Estimates range from the tens to the hundreds of thousands of people in the streets. And while some came to lament the passing of General Augusto Pinochet, the vast majority of those taking to the streets and plazas around the capital were celebrating the death.
"This is a moment of freedom, of joy, and of catharsis for an entire nation that lived through one of the worst dictatorships of all of Latin America," said Daniela Lillo, a mother and actress who stood in Santiago's Plaza Italia square, with a glass of champagne in hand.
With her four-year-old daughter in tow, she said her daughter she would never forget this day and her first sip of champagne.

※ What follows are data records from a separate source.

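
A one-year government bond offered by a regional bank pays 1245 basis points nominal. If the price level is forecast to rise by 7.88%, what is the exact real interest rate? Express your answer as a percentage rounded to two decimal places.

1 + r = 1.12450 / 1.07880 = 1.042362
r = 1.042362 − 1 = 4.2362%, i.e. 4.24%.

4.24%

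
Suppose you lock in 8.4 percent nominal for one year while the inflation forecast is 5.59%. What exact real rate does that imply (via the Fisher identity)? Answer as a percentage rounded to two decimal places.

By the Fisher identity, 1 + r = (1 + i)/(1 + π).
1 + r = 1.08400 / 1.05590 = 1.026612
r = 1.026612 − 1 = 2.6612%, i.e. 2.66%.

2.66%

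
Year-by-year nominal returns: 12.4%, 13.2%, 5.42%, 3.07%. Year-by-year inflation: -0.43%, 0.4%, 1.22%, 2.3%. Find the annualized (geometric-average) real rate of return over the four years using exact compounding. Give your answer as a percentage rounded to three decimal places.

Compound the nominal returns: 1.1240 × 1.1320 × 1.0542 × 1.0307 = 1.38250919.
Compound inflation: 0.9957 × 1.0040 × 1.0122 × 1.0230 = 1.03515215.
Deflate: 1.38250919 / 1.03515215 = 1.33556134.
Annualized real rate = 1.33556134^(1/4) − 1 = 7.5019% → 7.502%.

7.502%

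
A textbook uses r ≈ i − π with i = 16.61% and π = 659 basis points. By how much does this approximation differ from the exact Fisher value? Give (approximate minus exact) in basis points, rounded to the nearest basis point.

Approximate: r ≈ 16.610% − 6.590% = 10.0200%
Exact: (1 + 0.1661)/(1 + 0.0659) − 1 = 9.4005%
Error = 10.0200% − 9.4005% = 0.6195% → 62 basis points.

62 basis points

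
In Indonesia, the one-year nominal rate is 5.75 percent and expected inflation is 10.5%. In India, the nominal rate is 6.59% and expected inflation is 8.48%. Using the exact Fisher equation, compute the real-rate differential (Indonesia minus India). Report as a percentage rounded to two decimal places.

-2.56%

Indonesia: (1 + 0.0575)/(1 + 0.1050) − 1 = -4.2986%
India: (1 + 0.0659)/(1 + 0.0848) − 1 = -1.7423%
Differential = -4.2986% − (-1.7423%) = -2.5564% → -2.56%.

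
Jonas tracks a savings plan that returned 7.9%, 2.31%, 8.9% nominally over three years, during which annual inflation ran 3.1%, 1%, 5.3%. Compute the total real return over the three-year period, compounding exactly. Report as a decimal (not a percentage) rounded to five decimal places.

0.09637

Nominal growth factor = 1.0790 × 1.0231 × 1.0890 = 1.2021742
Price-level growth factor = 1.0310 × 1.0100 × 1.0530 = 1.0964994
Real growth factor = 1.2021742 / 1.0964994 = 1.0963747
Total real return = 1.0963747 − 1 → 0.09637.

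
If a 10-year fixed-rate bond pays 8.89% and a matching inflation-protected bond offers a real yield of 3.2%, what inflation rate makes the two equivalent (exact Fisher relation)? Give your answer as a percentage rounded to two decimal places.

(1 + π) = (1 + i)/(1 + r) = 1.08890 / 1.03200 = 1.055136
Break-even inflation = 1.055136 − 1 → 5.51%.

5.51%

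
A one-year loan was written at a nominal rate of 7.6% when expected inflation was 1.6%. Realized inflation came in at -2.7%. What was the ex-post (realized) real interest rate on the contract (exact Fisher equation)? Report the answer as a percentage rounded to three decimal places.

10.586%

Ex-post: (1 + 0.0760)/(1 − 0.0270) − 1 = 10.5858%
So the realized real rate is 10.586%.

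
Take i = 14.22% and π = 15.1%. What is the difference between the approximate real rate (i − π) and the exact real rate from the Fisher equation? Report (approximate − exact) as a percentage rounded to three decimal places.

-0.115%

Approximate: r ≈ 14.220% − 15.100% = -0.8800%
Exact: (1 + 0.1422)/(1 + 0.1510) − 1 = -0.7646%
Error = -0.8800% − (-0.7646%) = -0.1154% → -0.115%.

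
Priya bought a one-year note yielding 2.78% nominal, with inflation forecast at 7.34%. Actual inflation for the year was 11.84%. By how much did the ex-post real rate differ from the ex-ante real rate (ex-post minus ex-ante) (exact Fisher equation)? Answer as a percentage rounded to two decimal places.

-3.85%

Ex-ante: (1 + 0.0278)/(1 + 0.0734) − 1 = -4.2482%
Ex-post: (1 + 0.0278)/(1 + 0.1184) − 1 = -8.1009%
Difference (ex-post − ex-ante) = -3.8527% → -3.85%.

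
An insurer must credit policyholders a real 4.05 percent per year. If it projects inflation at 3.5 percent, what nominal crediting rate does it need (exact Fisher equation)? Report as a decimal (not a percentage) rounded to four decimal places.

0.0769

(1 + i) = (1 + r)(1 + π) = 1.04050 × 1.03500 = 1.0769175
i = 1.0769175 − 1, so the required nominal rate is 0.0769.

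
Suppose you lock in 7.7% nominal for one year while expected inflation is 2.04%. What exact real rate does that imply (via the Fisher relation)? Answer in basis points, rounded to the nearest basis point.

By the Fisher relation, 1 + r = (1 + i)/(1 + π).
1 + r = 1.07700 / 1.02040 = 1.055468
r = 1.055468 − 1 = 5.5468%, i.e. 555 basis points.

555 basis points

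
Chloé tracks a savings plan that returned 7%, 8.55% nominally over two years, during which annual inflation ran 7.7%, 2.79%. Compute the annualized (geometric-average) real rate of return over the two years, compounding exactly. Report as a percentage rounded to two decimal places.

2.43%

Nominal growth factor = 1.0700 × 1.0855 = 1.16148500
Price-level growth factor = 1.0770 × 1.0279 = 1.10704830
Real growth factor = 1.16148500 / 1.10704830 = 1.04917283
Annualized real rate = 1.04917283^(1/2) − 1 = 2.4291% → 2.43%.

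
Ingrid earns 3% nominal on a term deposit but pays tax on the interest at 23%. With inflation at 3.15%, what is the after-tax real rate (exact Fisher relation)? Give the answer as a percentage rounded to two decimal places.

After-tax nominal return = 3% × (1 − 0.23) = 2.3100%.
1 + r = 1.02310 / 1.03150 = 0.991857
After-tax real rate = 0.991857 − 1 → -0.81%.

-0.81%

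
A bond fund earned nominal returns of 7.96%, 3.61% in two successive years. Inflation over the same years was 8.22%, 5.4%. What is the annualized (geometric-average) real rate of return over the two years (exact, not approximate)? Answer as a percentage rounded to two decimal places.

Nominal growth factor = 1.0796 × 1.0361 = 1.11857356
Price-level growth factor = 1.0822 × 1.0540 = 1.14063880
Real growth factor = 1.11857356 / 1.14063880 = 0.98065537
Annualized real rate = 0.98065537^(1/2) − 1 = -0.9720% → -0.97%.

-0.97%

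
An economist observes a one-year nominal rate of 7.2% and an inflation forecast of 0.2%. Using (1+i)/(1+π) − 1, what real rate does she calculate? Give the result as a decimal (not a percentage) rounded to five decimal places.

0.06986

1 + r = 1.07200 / 1.00200 = 1.069860
r = 1.069860 − 1 = 6.9860%, i.e. 0.06986.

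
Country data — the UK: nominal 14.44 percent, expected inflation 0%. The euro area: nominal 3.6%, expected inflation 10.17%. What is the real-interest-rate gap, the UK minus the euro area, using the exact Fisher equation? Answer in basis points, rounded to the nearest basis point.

2040 basis points

The UK: (1 + 0.1444)/(1 + 0.0000) − 1 = 14.4400%
The euro area: (1 + 0.0360)/(1 + 0.1017) − 1 = -5.9635%
Differential = 14.4400% − (-5.9635%) = 20.4035% → 2040 basis points.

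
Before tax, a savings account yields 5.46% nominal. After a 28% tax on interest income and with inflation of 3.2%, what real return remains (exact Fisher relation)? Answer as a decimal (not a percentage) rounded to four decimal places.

After-tax nominal return = 5.46% × (1 − 0.28) = 3.9312%.
1 + r = 1.039312 / 1.03200 = 1.007085
After-tax real rate = 1.007085 − 1 → 0.0071.

0.0071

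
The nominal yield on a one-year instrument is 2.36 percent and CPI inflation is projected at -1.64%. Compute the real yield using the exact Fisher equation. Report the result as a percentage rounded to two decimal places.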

But others say they were disappointed that Pinochet never saw his day in court for the 3,200 deaths and disappearances that took place under his rule.
"Pinochet has died without ever served justice," said Carmen Soria, the daughter of a Spanish diplomat assassinated during the dictatorship. "The courts and four government of the Concertacion [Chile's ruling left-wing coalition] were not able to condemn Pinochet.
It is ironic that he also died on the International Day for Human Rights. "This day is bittersweet because we weren't able to make him spend a single day in jail," lamented Ximena Muñoz, a human rights activist for an association for Chile's disappeared.
"Still, he's been judged by the public and that will go down in history, so today he is dead and you see today that it's a carnival for Chile's people. The dictator has died. Now we must forge ahead to try the rest of the assassins and torturers of his era."
But Pinochet maintains a fanatical following, and tens of thousands of weeping supporters surrounded the military hospital, where he was pronounced dead yesterday. "All of the hatred he inspires is so unfortunate," said a supporter, Juan Agustin Vargas, who stood wearing badges showing Pinochet's face, and singing patriotic military songs. "They don't recognise or thank him for having given us the liberty, the education, the social security and the economic stability we enjoy today."
Police remained on guard last night amid fears of violent clashes, and water cannons and tear gas were used to separate supporters and opponents in the capital and in Valparaiso, Chile's second-largest city.